The ACTU is deeply concerned with the latest aggression by Turkey against the Kurdish people in Syria, which comes days after US President Donald Trump’s announcement on 6 October that the US would withdraw its troops from the area. Turkey’s attack on Kurdish-run Rojava in northern Syria, dubbed ‘Operation Peace Spring’, is in breach of international law and risks unleashing a humanitarian catastrophe which has already forced 130,000 people to flee their homes, and which the United Nations estimates could displace up to 400,000 people.


From late 2014 until Trump’s sudden reversal of US policy on 6 October, the US and other Western powers were in a military alliance with the Kurdish-led Syrian Democratic Forces (SDF) to fight ISIS (Islamic State of Iraq and Syria). The SDF have borne the brunt of the fighting against ISIS and suffered significant casualties, including 11,000 fighters killed. Turkey regards the Kurdish fighters as terrorists, and the US presence acted as a restraint on Turkish aggression, but Trump’s announcement of withdrawal from northern Syria has given Turkey tacit approval for invasion, which has increased the threat that ISIS may be revived in Syria.

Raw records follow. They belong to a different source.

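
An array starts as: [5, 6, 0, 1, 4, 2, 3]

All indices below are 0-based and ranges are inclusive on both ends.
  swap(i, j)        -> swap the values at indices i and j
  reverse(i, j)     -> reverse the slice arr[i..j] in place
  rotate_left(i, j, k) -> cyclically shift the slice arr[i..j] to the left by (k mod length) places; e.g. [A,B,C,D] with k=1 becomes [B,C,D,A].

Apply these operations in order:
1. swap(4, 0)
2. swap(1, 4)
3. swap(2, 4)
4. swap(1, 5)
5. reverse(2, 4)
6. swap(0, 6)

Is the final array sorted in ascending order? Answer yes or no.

After 1 (swap(4, 0)): [4, 6, 0, 1, 5, 2, 3]
After 2 (swap(1, 4)): [4, 5, 0, 1, 6, 2, 3]
After 3 (swap(2, 4)): [4, 5, 6, 1, 0, 2, 3]
After 4 (swap(1, 5)): [4, 2, 6, 1, 0, 5, 3]
After 5 (reverse(2, 4)): [4, 2, 0, 1, 6, 5, 3]
After 6 (swap(0, 6)): [3, 2, 0, 1, 6, 5, 4]

Answer: no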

Turkish President Recep Erdogan, who has led the country since 2003, represents an authoritarian regime leading the violent persecution of the Kurdish minority, as well as the repression of workers, human-rights activists, journalists, and other dissenting voices. The International Trade Union Confederation (ITUC) named Turkey as among the world’s ten worst countries for workers in its 2019 Global Rights Index report, finding that peaceful assemblies were violently dispersed by the police, workers and union leaders were detained, and in 2018 the leader of the rubber and chemical workers’ union was murdered while visiting a worksite. 


We call on President Erdogan to stop Turkey’s invasion of Rojava and immediately withdraw its forces, and we call on the Australian government to condemn Turkey’s invasion and demand an immediate cessation of the hostilities.